POEMETO é um poema curto. De poemetos, temos belos exemplos, como sejam: O Melro e O Fiel, de Guerra Junqueira, e Juca Mulato, de Menotti Del Picchia.


DEFINIÇÃO DE ELISÃO

ELISÃO é a fusão de duas ou mais vogais no mesmo verso, formando uma sílaba só. Exemplo: Dei-te amor (4 sílabas) = Dei-tea-mor (3 sílabas poéticas).


DEFINIÇÃO DE HIATO

HIATO é o encontro de duas vogais, em sílabas diferentes. Nas frases em que ele ocorre, as vogais não se fundem quando da leitura do verso. Exemplo: Está a falar.


O QUE É E COMO SE FAZ A CONTAGEM DAS SÍLABAS

Na tradição de nossa língua, a contagem de sílabas no verso difere da contagem gramatical das palavras na frase.
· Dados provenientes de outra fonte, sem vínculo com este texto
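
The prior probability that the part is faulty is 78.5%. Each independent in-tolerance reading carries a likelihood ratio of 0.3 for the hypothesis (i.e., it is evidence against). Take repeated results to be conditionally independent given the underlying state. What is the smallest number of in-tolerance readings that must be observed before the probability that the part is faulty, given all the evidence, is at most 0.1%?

7

Prior odds: 0.785 ÷ 0.215 = 157/43.
Likelihood ratio per in-tolerance reading = 0.3.
Target posterior odds = 0.001/0.999 = 1/999.
Need (157/43) × 0.3ⁿ ≤ 1/999, i.e. 0.3ⁿ ≤ 43/156843.
0.3⁶ = 729/1000000 is still above 43/156843 but 0.3⁷ = 2187/10000000 is at or below it, so n = 7.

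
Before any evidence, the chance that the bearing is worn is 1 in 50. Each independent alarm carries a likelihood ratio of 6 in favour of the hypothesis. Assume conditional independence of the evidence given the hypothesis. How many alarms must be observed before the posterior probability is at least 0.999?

Prior odds = 0.02/0.98 = 1/49.
Likelihood ratio per alarm = 6.
Target odds: 0.999 ÷ 0.001 = 999.
Require 6ⁿ ≥ 999 ÷ (1/49) = 48951.
6⁶ = 46656 falls short of 48951 but 6⁷ = 279936 reaches it, so n = 7.

7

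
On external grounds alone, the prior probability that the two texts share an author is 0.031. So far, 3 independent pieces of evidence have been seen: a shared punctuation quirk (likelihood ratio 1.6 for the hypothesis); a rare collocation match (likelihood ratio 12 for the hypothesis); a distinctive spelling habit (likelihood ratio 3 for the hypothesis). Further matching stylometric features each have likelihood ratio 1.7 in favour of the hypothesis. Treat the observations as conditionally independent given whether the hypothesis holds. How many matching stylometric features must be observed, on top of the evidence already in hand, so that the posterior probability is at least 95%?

5

Prior odds = 0.031/0.969 = 31/969.
Combined Bayes factor of the evidence already in hand = 1.6 × 12 × 3 = 57.6.
Odds after that evidence = (31/969) × 57.6 = 2976/1615.
Target odds = 0.95/0.05 = 19.
Need 1.7ⁿ ≥ 19 ÷ (2976/1615) = 30685/2976.
1.7⁴ = 8.3521 falls short of 30685/2976 but 1.7⁵ = 1419857/100000 reaches it, so n = 5.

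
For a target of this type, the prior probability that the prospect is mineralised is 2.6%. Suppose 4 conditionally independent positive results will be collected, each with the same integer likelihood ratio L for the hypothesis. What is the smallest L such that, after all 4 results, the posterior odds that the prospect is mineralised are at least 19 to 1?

6

Prior odds = 0.026/0.974 = 13/487.
Target odds = 19.
Need L⁴ ≥ 19 ÷ (13/487) = 9253/13.
5⁴ = 625 < 9253/13 ≤ 1296 = 6⁴, so L = 6.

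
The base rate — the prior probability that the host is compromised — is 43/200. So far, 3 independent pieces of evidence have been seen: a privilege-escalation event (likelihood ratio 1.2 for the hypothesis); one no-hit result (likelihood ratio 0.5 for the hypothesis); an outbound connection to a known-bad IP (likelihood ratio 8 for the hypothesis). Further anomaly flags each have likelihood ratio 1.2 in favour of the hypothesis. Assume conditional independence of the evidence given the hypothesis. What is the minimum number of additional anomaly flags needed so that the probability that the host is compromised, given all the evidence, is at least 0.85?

9

Prior odds = 0.215/0.785 = 43/157.
Combined Bayes factor of the evidence already in hand = 1.2 × 0.5 × 8 = 4.8.
Odds after that evidence = (43/157) × 4.8 = 1032/785.
Target odds = 0.85/0.15 = 17/3.
Need 1.2ⁿ ≥ 17/3 ÷ (1032/785) = 13345/3096.
1.2⁸ = 1679616/390625 falls short of 13345/3096 but 1.2⁹ = 10077696/1953125 reaches it, so n = 9.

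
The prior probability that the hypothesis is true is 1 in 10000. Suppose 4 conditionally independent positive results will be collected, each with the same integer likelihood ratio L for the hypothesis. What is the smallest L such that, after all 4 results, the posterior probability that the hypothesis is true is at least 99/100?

Prior odds = 0.0001/0.9999 = 1/9999.
Target odds = 0.99/0.01 = 99.
Need L⁴ ≥ 99 ÷ (1/9999) = 989901.
31⁴ = 923521 < 989901 ≤ 1048576 = 32⁴, so L = 32.

32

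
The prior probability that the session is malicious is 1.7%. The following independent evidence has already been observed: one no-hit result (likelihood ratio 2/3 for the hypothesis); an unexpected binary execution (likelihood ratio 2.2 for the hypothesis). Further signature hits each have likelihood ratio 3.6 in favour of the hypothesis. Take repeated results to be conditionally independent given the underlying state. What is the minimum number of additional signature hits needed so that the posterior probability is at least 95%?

6

Prior odds = 0.017/0.983 = 17/983.
Combined Bayes factor of the evidence already in hand = (2/3) × 2.2 = 22/15.
Odds after that evidence = (17/983) × 22/15 = 374/14745.
Target odds = 0.95/0.05 = 19.
Need 3.6ⁿ ≥ 19 ÷ (374/14745) = 280155/374.
3.6⁵ = 604.66176 falls short of 280155/374 but 3.6⁶ = 34012224/15625 reaches it, so n = 6.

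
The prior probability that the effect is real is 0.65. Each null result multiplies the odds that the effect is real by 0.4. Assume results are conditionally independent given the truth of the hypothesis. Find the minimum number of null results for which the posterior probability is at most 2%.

Prior odds: 0.65 ÷ 0.35 = 13/7.
Likelihood ratio per null result = 0.4.
Target odds: 0.02 ÷ 0.98 = 1/49.
Need (13/7) × 0.4ⁿ ≤ 1/49, i.e. 0.4ⁿ ≤ 1/91.
0.4⁴ = 0.0256 is still above 1/91 but 0.4⁵ = 0.01024 is at or below it, so n = 5.

5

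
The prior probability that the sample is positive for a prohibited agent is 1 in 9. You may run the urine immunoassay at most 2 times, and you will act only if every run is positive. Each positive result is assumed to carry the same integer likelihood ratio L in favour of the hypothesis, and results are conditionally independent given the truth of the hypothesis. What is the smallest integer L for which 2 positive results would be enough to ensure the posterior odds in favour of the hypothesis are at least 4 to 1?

6

Prior odds = (1/9)/(8/9) = 0.125.
Target odds = 4.
Need L² ≥ 4 ÷ 0.125 = 32.
5² = 25 < 32 ≤ 36 = 6², so L = 6.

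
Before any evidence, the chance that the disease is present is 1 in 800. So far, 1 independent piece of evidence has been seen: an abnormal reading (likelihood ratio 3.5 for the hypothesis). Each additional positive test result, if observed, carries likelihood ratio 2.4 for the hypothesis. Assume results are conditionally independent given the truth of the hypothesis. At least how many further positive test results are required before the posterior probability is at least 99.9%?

Prior odds = 0.00125/0.99875 = 1/799.
Bayes factor of the evidence already in hand = 3.5.
Odds after that evidence = (1/799) × 3.5 = 7/1598.
Target odds = 0.999/0.001 = 999.
Need 2.4ⁿ ≥ 999 ÷ (7/1598) = 1596402/7.
2.4¹⁴ ≈210357 falls short of 1596402/7 but 2.4¹⁵ ≈504857 reaches it, so n = 15.

15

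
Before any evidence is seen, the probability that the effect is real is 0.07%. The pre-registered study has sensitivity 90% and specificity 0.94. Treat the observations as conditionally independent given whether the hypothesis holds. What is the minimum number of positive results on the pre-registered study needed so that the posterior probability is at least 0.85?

4

Prior odds = 0.0007/0.9993 = 7/9993.
False-positive rate = 1 − 0.94 = 0.06; likelihood ratio of a positive = 0.9/0.06 = 15.
Target odds: 0.85 ÷ 0.15 = 17/3.
Require 15ⁿ ≥ 17/3 ÷ (7/9993) = 56627/7.
15³ = 3375 falls short of 56627/7 but 15⁴ = 50625 reaches it, so n = 4.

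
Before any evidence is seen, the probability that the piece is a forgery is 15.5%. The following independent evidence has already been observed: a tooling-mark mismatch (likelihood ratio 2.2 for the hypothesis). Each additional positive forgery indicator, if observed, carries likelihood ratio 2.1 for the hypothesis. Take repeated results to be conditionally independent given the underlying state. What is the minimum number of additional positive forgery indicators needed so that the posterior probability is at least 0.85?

4

Prior odds = 0.155/0.845 = 31/169.
Bayes factor of the evidence already in hand = 2.2.
Odds after that evidence = (31/169) × 2.2 = 341/845.
Target odds = 0.85/0.15 = 17/3.
Need 2.1ⁿ ≥ 17/3 ÷ (341/845) = 14365/1023.
2.1³ = 9.261 falls short of 14365/1023 but 2.1⁴ = 19.4481 reaches it, so n = 4.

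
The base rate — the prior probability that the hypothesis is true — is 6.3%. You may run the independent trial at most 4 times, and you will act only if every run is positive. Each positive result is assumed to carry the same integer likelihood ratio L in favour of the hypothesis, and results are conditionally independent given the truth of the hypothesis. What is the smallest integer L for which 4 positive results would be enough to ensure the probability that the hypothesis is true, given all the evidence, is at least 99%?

7

Prior odds = 0.063/0.937 = 63/937.
Target odds = 0.99/0.01 = 99.
Need L⁴ ≥ 99 ÷ (63/937) = 10307/7.
6⁴ = 1296 < 10307/7 ≤ 2401 = 7⁴, so L = 7.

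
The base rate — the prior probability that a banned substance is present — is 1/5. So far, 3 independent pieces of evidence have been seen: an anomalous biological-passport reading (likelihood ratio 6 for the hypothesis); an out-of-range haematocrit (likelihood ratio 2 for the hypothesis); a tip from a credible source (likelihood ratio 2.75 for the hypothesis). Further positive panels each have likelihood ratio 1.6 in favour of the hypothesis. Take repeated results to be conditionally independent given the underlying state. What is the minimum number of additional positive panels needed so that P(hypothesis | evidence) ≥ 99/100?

Prior odds = 0.2/0.8 = 0.25.
Combined Bayes factor of the evidence already in hand = 6 × 2 × 2.75 = 33.
Odds after that evidence = 0.25 × 33 = 8.25.
Target odds = 0.99/0.01 = 99.
Need 1.6ⁿ ≥ 99 ÷ 8.25 = 12.
1.6⁵ = 10.48576 falls short of 12 but 1.6⁶ = 262144/15625 reaches it, so n = 6.

6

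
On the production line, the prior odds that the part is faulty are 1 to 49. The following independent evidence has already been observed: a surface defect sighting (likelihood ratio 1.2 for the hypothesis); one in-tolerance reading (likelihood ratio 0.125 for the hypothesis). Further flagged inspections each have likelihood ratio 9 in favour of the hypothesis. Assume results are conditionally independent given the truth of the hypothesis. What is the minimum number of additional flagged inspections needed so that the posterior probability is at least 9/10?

4

Prior odds = 1/49.
Combined Bayes factor of the evidence already in hand = 1.2 × 0.125 = 0.15.
Odds after that evidence = (1/49) × 0.15 = 3/980.
Target odds = 0.9/0.1 = 9.
Need 9ⁿ ≥ 9 ÷ (3/980) = 2940.
9³ = 729 falls short of 2940 but 9⁴ = 6561 reaches it, so n = 4.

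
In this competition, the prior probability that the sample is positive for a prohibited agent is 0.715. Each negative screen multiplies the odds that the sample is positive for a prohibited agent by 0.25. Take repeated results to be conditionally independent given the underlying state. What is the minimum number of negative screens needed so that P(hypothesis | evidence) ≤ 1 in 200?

Prior odds = 0.715/0.285 = 143/57.
Likelihood ratio per negative screen = 0.25.
Target posterior odds = 0.005/0.995 = 1/199.
Need (143/57) × 0.25ⁿ ≤ 1/199, i.e. 0.25ⁿ ≤ 57/28457.
0.25⁴ = 0.00390625 is still above 57/28457 but 0.25⁵ = 1/1024 is at or below it, so n = 5.

5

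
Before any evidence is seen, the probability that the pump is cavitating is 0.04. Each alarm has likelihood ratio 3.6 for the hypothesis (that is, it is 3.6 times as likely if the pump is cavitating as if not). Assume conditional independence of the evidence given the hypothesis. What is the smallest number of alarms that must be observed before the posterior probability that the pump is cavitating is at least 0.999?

Prior odds: 0.04 ÷ 0.96 = 1/24.
Likelihood ratio per alarm = 3.6.
Target posterior odds = 0.999/0.001 = 999.
Require 3.6ⁿ ≥ 999 ÷ (1/24) = 23976.
3.6⁷ = 612220032/78125 falls short of 23976 but 3.6⁸ ≈28211.1 reaches it, so n = 8.

8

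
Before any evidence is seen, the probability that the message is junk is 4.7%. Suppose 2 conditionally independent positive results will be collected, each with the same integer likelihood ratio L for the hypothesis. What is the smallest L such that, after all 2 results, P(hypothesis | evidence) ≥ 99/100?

45

Prior odds = 0.047/0.953 = 47/953.
Target odds = 0.99/0.01 = 99.
Need L² ≥ 99 ÷ (47/953) = 94347/47.
44² = 1936 < 94347/47 ≤ 2025 = 45², so L = 45.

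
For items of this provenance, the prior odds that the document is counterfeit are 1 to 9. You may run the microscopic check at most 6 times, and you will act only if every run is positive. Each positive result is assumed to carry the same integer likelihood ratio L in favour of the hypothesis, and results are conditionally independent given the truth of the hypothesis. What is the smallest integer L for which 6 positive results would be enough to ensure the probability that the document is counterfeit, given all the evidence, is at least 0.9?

Prior odds = 1/9.
Target odds = 0.9/0.1 = 9.
Need L⁶ ≥ 9 ÷ (1/9) = 81.
2⁶ = 64 < 81 ≤ 729 = 3⁶, so L = 3.

3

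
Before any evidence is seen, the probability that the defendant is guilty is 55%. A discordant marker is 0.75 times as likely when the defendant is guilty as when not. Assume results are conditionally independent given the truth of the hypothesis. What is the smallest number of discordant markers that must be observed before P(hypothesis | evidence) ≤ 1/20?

Prior odds = 0.55/0.45 = 11/9.
Likelihood ratio per discordant marker = 0.75.
Target posterior odds = 0.05/0.95 = 1/19.
Require 0.75ⁿ ≤ 1/19 ÷ (11/9) = 9/209.
0.75¹⁰ = 59049/1048576 is still above 9/209 but 0.75¹¹ = 177147/4194304 is at or below it, so n = 11.

11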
Enquanto nesta são consideradas todas as sílabas, no verso ela se processa como se fala, com a absorção de vogais pronunciadas. Em poesia não se contam:

- A última sílaba do verso grave. Exemplo: Na palavra membrana, não se conta a sílaba na;

- As duas últimas sílabas, no verso esdrúxulo. Exemplo: Na palavra prática, não se contam as sílabas ti-ca.


DEFINIÇÃO DE RIMA

Embora desconhecida na literatura antiga, a rima tornou-se – a partir do início da Idade Média – um elemento fundamental da lírica. Ela reforçava os aspectos sonoros e musicais dos versos, além de estabelecer algumas correspondências de sentido entre eles. A rima nasce de uma semelhança ou de uma igualdade de sons em dois ou mais versos: calor / amor; remédio / tédio; etc. Geralmente, ela se dá no final dos versos, de forma alternada (AB/AB), como nesta estrofe de um poema de Vinícius de Moraes:


Distante o meu amor, se me afigura (A)
O amor como um patético tormento (B)
Pensar nele é morrer de desventura (A)
Não pensar é matar meu pensamento. (B)


As rimas também podem aparecer duas a duas (AA/BB/CC), sendo conhecidas como rimas emparelhadas. Existe também as que ocorrem entre o primeiro e o quarto versos, o segundo e o terceiro (AB/BA), recebendo o nome de rimas entrelaçadas. Há também uma rima interior, quando uma ou mais palavras que coincidem sonoramente estão no interior do verso. Veja-se este exemplo de Fernando Pessoa:

E há nevoentos desencantos
Dos encantos dos pensamentos
Nos santos lentos dos recantos
Dos bentos cantos dos conventos
Prantos de intentos, lentos, tantos
Que encantam os atentos ventos.

 

Durante o século XVIII, os autores do Arcadismo, em nome dos antigos clássicos, combateram duramente a rima na poesia. Instituiu-se então o verso branco, onde as semelhanças ou identidades de fonemas não apareciam. No século seguinte, a rima ressurgiu com força, em especial nos autores do Romantismo e do Parnasianismo. Já no século XX, ela quase desapareceu diante do verso livre (sem rima e sem métrica), utilizado pela maioria dos poetas contemporâneos.